Final answer:
The arithmetic mean is calculated by finding the midpoints of each class, multiplying them by their corresponding frequencies, summing these products, and then dividing by the total frequency. The mean for the provided frequency distribution is approximately 110.67, so answer choice d. 113 is the closest.
Step-by-step explanation:
To calculate the arithmetic mean of the frequency distribution, we need to find the midpoint (also known as the class mark) of each class and then multiply it by the frequency of that class.
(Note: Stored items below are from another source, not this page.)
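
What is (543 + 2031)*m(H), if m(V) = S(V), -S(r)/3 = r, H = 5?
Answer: -38610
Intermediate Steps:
S(r) = -3*r
m(V) = -3*V
(543 + 2031)*m(H) = (543 + 2031)*(-3*5) = 2574*(-15) = -38610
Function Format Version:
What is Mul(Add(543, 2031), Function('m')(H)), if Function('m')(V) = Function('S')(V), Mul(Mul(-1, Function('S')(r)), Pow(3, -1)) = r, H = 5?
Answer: -38610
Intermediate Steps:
Function('S')(r) = Mul(-3, r)
Function('m')(V) = Mul(-3, V)
Mul(Add(543, 2031), Function('m')(H)) = Mul(Add(543, 2031), Mul(-3, 5)) = Mul(2574, -15) = -38610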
Once we have done this for all classes, we'll sum these products and divide by the total number of frequencies to get the mean.
Step-by-Step Calculation
- Find the midpoints of each class: (0+40)/2 = 20, (40+80)/2 = 60, (80+120)/2 = 100, (120+160)/2 = 140, (160+200)/2 = 180.
- Multiply each midpoint by its frequency: 20*12 = 240, 60*20 = 1200, 100*35 = 3500, 140*30 = 4200, 180*23 = 4140.
- Sum these products: 240 + 1200 + 3500 + 4200 + 4140 = 13280.
- Divide by the total frequency: 13280 / (12+20+35+30+23) = 13280 / 120 = 110.67.
Therefore, the arithmetic mean of the given frequency distribution is approximately 110.67, and the closest answer option is 113.